Read that again. The game displays £1 but pays one cent. The exchange rate is buried in the small print while the large, exciting number sits front and centre on your screen.
The Exchange Rate Game: More Levels, Higher Rate
So how do you access the full value of your balance? By completing more levels, of course. Each level increases the exchange rate slightly, and only at level five does it finally reach 100%. Only then can you withdraw the full displayed value of your cash balance.
This mechanic is genuinely clever as manipulation goes. Rather than a simple progress bar or a fixed withdrawal target, Arrows Puzzle Relax ties your earning rate to your level progress.
The further you go, the more your rewards are supposedly worth. So you keep playing, keep watching ads, and keep moving toward that level five 100% exchange rate.
And to make that carrot even more tempting, by the time you’re progressing through the levels the game deposits £200 into your cash balance. Just like that. An extra £200, apparently yours to withdraw once you hit level five.
The Diamond Balance: Another Layer of Fake Wealth
On top of the cash balance, those diamonds you’ve been collecting have their own conversion rate. One hundred diamonds equals £1, the game says. And the minimum cashout requirement sits at £300.

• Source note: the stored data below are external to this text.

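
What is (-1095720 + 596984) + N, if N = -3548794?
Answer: -4047530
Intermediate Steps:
(-1095720 + 596984) + N = (-1095720 + 596984) - 3548794 = -498736 - 3548794 = -4047530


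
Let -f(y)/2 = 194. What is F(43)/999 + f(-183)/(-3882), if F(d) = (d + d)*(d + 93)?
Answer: 7631914/646353 ≈ 11.808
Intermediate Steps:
f(y) = -388 (f(y) = -2*194 = -388)
F(d) = 2*d*(93 + d) (F(d) = (2*d)*(93 + d) = 2*d*(93 + d))
F(43)/999 + f(-183)/(-3882) = (2*43*(93 + 43))/999 - 388/(-3882) = (2*43*136)*(1/999) - 388*(-1/3882) = 11696*(1/999) + 194/1941 = 11696/999 + 194/1941 = 7631914/646353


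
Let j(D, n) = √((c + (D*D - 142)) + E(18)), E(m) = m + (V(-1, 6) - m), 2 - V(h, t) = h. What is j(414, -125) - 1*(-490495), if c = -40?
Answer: 490495 + √171217 ≈ 4.9091e+5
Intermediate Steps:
V(h, t) = 2 - h
E(m) = 3 (E(m) = m + ((2 - 1*(-1)) - m) = m + ((2 + 1) - m) = m + (3 - m) = 3)
j(D, n) = √(-179 + D²) (j(D, n) = √((-40 + (D*D - 142)) + 3) = √((-40 + (D² - 142)) + 3) = √((-40 + (-142 + D²)) + 3) = √((-182 + D²) + 3) = √(-179 + D²))
j(414, -125) - 1*(-490495) = √(-179 + 414²) - 1*(-490495) = √(-179 + 171396) + 490495 = √171217 + 490495 = 490495 + √171217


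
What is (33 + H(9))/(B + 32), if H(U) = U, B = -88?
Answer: -¾ ≈ -0.75000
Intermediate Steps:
(33 + H(9))/(B + 32) = (33 + 9)/(-88 + 32) = 42/(-56) = 42*(-1/56) = -¾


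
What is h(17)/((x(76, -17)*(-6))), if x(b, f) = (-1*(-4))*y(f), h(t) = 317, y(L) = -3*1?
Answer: 317/72 ≈ 4.4028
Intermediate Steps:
y(L) = -3
x(b, f) = -12 (x(b, f) = -1*(-4)*(-3) = 4*(-3) = -12)
h(17)/((x(76, -17)*(-6))) = 317/((-12*(-6))) = 317/72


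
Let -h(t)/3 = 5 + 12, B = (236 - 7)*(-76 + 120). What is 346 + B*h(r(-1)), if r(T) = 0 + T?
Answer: -513530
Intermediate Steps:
r(T) = T
B = 10076 (B = 229*44 = 10076)
h(t) = -51 (h(t) = -3*(5 + 12) = -3*17 = -51)
346 + B*h(r(-1)) = 346 + 10076*(-51) = 346 - 513876 = -513530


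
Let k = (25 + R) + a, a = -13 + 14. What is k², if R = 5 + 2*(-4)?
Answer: 529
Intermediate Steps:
a = 1
R = -3 (R = 5 - 8 = -3)
k = 23 (k = (25 - 3) + 1 = 22 + 1 = 23)
k² = 23² = 529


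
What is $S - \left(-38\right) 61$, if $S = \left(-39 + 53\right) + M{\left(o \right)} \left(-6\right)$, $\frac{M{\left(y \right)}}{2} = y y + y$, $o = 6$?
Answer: $1828$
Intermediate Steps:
$M{\left(y \right)} = 2 y + 2 y^{2}$ ($M{\left(y \right)} = 2 \left(y y + y\right) = 2 \left(y^{2} + y\right) = 2 \left(y + y^{2}\right) = 2 y + 2 y^{2}$)
$S = -490$ ($S = \left(-39 + 53\right) + 2 \cdot 6 \left(1 + 6\right) \left(-6\right) = 14 + 2 \cdot 6 \cdot 7 \left(-6\right) = 14 + 84 \left(-6\right) = 14 - 504 = -490$)
$S - \left(-38\right) 61 = -490 - \left(-38\right) 61 = -490 - -2318 = -490 + 2318 = 1828$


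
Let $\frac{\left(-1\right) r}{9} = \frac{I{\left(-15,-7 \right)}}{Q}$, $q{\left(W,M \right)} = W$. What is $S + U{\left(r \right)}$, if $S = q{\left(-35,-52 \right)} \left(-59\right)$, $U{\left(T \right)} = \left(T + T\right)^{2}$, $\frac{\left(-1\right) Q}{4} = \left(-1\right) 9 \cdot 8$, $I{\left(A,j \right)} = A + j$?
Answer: $\frac{132281}{64} \approx 2066.9$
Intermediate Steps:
$Q = 288$ ($Q = - 4 \left(-1\right) 9 \cdot 8 = - 4 \left(\left(-9\right) 8\right) = \left(-4\right) \left(-72\right) = 288$)
$r = \frac{11}{16}$ ($r = - 9 \frac{-15 - 7}{288} = - 9 \left(\left(-22\right) \frac{1}{288}\right) = \left(-9\right) \left(- \frac{11}{144}\right) = \frac{11}{16} \approx 0.6875$)
$U{\left(T \right)} = 4 T^{2}$ ($U{\left(T \right)} = \left(2 T\right)^{2} = 4 T^{2}$)
$S = 2065$ ($S = \left(-35\right) \left(-59\right) = 2065$)
$S + U{\left(r \right)} = 2065 + 4 \left(\frac{11}{16}\right)^{2} = 2065 + 4 \cdot \frac{121}{256} = 2065 + \frac{121}{64} = \frac{132281}{64}$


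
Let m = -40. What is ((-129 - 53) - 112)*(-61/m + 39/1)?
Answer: -238287/20 ≈ -11914.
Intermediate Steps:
((-129 - 53) - 112)*(-61/m + 39/1) = ((-129 - 53) - 112)*(-61/(-40) + 39/1) = (-182 - 112)*(-61*(-1/40) + 39*1) = -294*(61/40 + 39) = -294*1621/40 = -238287/20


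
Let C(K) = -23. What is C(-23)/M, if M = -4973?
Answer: 23/4973 ≈ 0.0046250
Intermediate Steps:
C(-23)/M = -23/(-4973) = -23*(-1/4973) = 23/4973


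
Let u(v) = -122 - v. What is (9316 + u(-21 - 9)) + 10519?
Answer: 19743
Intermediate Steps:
(9316 + u(-21 - 9)) + 10519 = (9316 + (-122 - (-21 - 9))) + 10519 = (9316 + (-122 - 1*(-30))) + 10519 = (9316 + (-122 + 30)) + 10519 = (9316 - 92) + 10519 = 9224 + 10519 = 19743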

So now you’re looking at a cash balance showing hundreds of pounds, a diamond balance converting to even more, and a level five target that promises 100% withdrawal access. The numbers are everywhere. The finish line feels close.
None of it is real, and the finish line doesn’t exist.
What Can You Actually Earn?
Here’s the honest answer, and it’s important to be direct about it. There is a small possibility — and genuinely small is the right word — that Arrows Puzzle Relax pays out the tiny amounts implied by the early exchange rates. One cent from level one, perhaps six cents from level two.
That’s the absolute ceiling of what this app might realistically deliver to any user. Not pounds. Not hundreds of pounds. Not the £200 deposited into your balance mid-game. A handful of cents, at best, if the payment system functions at all.
The hundreds of pounds showing on your screen are completely fictional. The diamonds converting to pound values are fictional. The £200 deposit is fictional. Every large number this game shows you exists purely to keep you motivated, keep you watching ads, and keep you generating revenue for the developer.
The Real Business Model
Let’s be clear about what’s happening every time you tap a claim button inside Arrows Puzzle Relax. Olfa earns real advertising revenue from the brands whose ads you’re watching. Your time and attention are genuinely valuable to the developer.
The puzzle game, the cash balance, the diamond system, the exchange rate mechanic all of it exists to keep you engaged long enough to watch as many ads as possible.
The developer is not sharing ad revenue with you at any meaningful level. The payment promise is a mechanism for keeping you in the app, nothing more.
And collecting your phone number or PayPal email early in the process raises serious questions about what happens to that personal data beyond the game itself.
Final Verdict
Arrows Puzzle Relax is a fake cash game with a more sophisticated deception than most. The exchange rate trick is genuinely clever — showing you £1 while actually crediting one cent requires you to read the fine print carefully to spot, and most people simply won’t.
Combined with a £200 mid-game deposit, a diamond conversion system, and a level five 100% promise, the illusion of real money accumulating is surprisingly convincing.
But it is an illusion. The money is fake, the exchange rates are designed to confuse, and the personal information the game asks for early on is a serious privacy concern. Even the most optimistic outcome here is a few cents, not the pounds and hundreds shown on screen.
Uninstall it. Don’t hand over your phone number or PayPal email. Don’t grind toward level five expecting the full balance to become withdrawable. It won’t.